ESG (environmental, social, governance) investors have often been challenged by the limited number of ESG-related exchange-traded funds (ETFs) available in the market, as well as by the lack of investment flexibility offered by these passively-managed ETFs.

While actively-managed ETFs are available, an actively-managed ETF with an ESG component is still relatively uncommon.

To address this challenge, J.P. Morgan Asset Management (JPMAM) is launching an active ETF with an ESG framework at the London Stock Exchange (LSE) on October 16.

"We're taking this active management approach and we're then introducing an ESG framework. We think that ESG is growing and very important to investors," says Byron Lake, managing director and head of International ETF at J.P. Morgan Asset Management, in an interview with The Asset.

Lake explains that JPMAM's ESG framework comprises two different components. The first component is ESG integration, whereby portfolio managers gather ESG-related information and include this information as part of their asset allocation strategy.

"Human beings run these funds. They get all this additional information around ESG issues, which they can take into account when they're thinking about different securities. They can incorporate that into the decision-making process when they look at the different securities," Lake says.

The second component of the framework is that the portfolio manager can be proactive in terms of talking directly to the companies that they invest in about their ESG policies and strategies.

"They can actually engage and advocate with the companies directly. They can meet with senior leadership of those individual companies and help advocate for improved ESG behavior, which we think is very unique and something an index, quite frankly, can't do. So those pieces are the baseline for ESG integration," Lake says.

In addition, the ESG-related ETFs have exclusions such as controversial weapons, thermal coal, and tobacco companies.

"So active management with an ESG framework, which we think is extremely thoughtful, and then delivered through the ETF wrapper with all the benefits that come with that. We think this is a very innovative and unique investment proposition that investors have been looking for. We're also delivering it at a very, very attractive price. They're going to be all 25 bps (management fee)," Lake says.

The ETF will be launched in an Undertakings for the Collective Investment of Transferable Securities (UCITS) format, which also makes it available to all investors worldwide.

Lake also brushed off concerns that ETFs have grown too fast, too soon and that this may lead to an asset bubble.

"I hear that one a lot. First of all, we need to remind interested parties that ETF is just a wrapper so you can equally get exposure to US equities as you can US treasuries. When considering a bubble scenario in an asset class, it doesn't make sense because you can get exposure to all different asset classes in an ETF," Lake says.

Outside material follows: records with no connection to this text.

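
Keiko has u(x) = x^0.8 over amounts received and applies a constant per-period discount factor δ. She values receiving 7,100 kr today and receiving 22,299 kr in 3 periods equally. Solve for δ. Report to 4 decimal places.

The payoff in 3 periods is discounted by δ^3, so u(7100) = δ^3·u(22299) and δ^3 = u(7100)/u(22299).
Since u(x) = x^0.8, δ^3 = (7100/22299)^0.8 = 0.31840^0.8 = 0.40029.
Taking the cube root: δ = 0.40029^(1/3) ≈ 0.7370.

δ ≈ 0.7370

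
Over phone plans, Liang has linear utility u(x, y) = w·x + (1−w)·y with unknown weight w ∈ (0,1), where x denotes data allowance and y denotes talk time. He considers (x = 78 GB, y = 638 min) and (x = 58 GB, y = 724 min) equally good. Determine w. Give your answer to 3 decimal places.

w = 0.811

Indifference: w·78 + (1−w)·638 = w·58 + (1−w)·724.
Collecting terms: w·20 = (1−w)·86.
Hence w = 86/(20+86) = 86/106 = 0.811.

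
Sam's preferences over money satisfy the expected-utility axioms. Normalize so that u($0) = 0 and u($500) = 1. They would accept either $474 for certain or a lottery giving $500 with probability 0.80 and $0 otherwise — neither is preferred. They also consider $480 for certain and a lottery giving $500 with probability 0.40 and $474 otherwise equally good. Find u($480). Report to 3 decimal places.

0.880

The first gamble pins u($474): it must equal 0.80·1 + 0.20·0 = 0.80.
Chaining: u($480) = 0.40·1.00 + 0.60·0.80 = 0.8800.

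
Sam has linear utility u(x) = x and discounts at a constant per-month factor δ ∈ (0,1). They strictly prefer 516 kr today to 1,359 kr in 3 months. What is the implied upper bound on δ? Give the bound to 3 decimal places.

The preference means 516 > δ^3·1359.
So δ^3 < 516/1359 = 0.37969; taking the cube root of both positive sides preserves the inequality.
δ < 0.37969^(1/3) = 0.724.

δ < 0.724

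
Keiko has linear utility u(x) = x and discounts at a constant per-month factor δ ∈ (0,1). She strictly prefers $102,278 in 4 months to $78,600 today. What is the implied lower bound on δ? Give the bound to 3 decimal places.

Under u(x) = x this choice says 78600 < δ^4·102278.
Dividing by 102278: δ^4 > 0.76849. Both sides are positive, so the 4th root keeps the direction.
δ > 0.76849^(1/4) = 0.936.

δ > 0.936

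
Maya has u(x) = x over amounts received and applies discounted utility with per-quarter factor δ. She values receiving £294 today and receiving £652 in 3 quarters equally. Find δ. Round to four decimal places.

Equating discounted utilities: u(294) = δ^3·u(652) ⇒ δ^3 = u(294)/u(652).
With u(x) = x: δ^3 = 294/652 = 0.45092.
So δ = 0.45092^(1/3) ≈ 0.7668.

δ ≈ 0.7668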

Also, Lake cites that the global ETF industry is now US$5 trillion in total assets, which is just equivalent to the total AUM of FANG (Facebook, Amazon, Netflix, Google), therefore is still relatively small.

Lake also stresses that the ETF wrapper, as an investment tool, has withstood the test of the global financial crisis, the technology crisis, and other stresses in global financial markets.

"These were times when the infrastructure of the financial markets was tested. Through all of that we found that the ETF wrapper held up and was extremely robust," Lakes says.